The survey covers the period ended Friday and is based on information obtained at about 2,500 filling stations by the Camarillo, Calif.-based company.
Prices are the highest since March 22, 2013. The average is 15.55 cents higher than a year ago, Lundberg said. Gasoline has risen 39.74 cents a gallon since bottoming out in February and is up 43 cents this year.
“The most important factor right now in this rise is crude oil, which rose by a very similar amount to the street-price move,” Trilby Lundberg, the president of Lundberg Survey, said in a telephone interview Sunday. “From here, we will probably see very little increase, if any, with the big caveat of course being crude. If crude prices climb even higher, then this may not be the peak.”
The highest price for gasoline in the lower 48 U.S. states among the markets surveyed was in Los Angeles, at $4.26 a gallon, Lundberg said. The lowest price was in Salt Lake City, where customers paid an average $3.29 a gallon. Regular gasoline averaged $3.80 a gallon on Long Island, N.Y.

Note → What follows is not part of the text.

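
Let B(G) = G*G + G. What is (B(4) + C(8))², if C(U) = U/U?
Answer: 441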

An “extremely robust” rise in U.S. gasoline demand may have also helped increase retail prices, according to Lundberg. Demand for the motor-fuel in the last four weeks is up 4.6 percent from the same period a year ago, Energy Information Administration data show.
Gasoline futures for May delivery on the New York Mercantile Exchange rose 12.34 cents, or 4.2 percent, to $3.0547 a gallon in the two weeks ended Thursday. Trading was closed April 18 for Good Friday.
Inventories of the motor fuel fell 154,000 barrels in the week ended April 11 to 210.3 million, the lowest since Nov. 15, according to Energy Information Administration data. Supplies were down 9.9 percent in eight weeks of contractions as refiners performed seasonal maintenance and sold off stocks of winter- grade gasoline.
Crude inventories climbed 10 million barrels to 394.1 million in the week to April 11, the highest since June, according to EIA data.
West Texas Intermediate crude for May delivery gained $3.16, or 3.1 percent, to $104.30 a barrel on the Nymex in the two weeks to Thursday.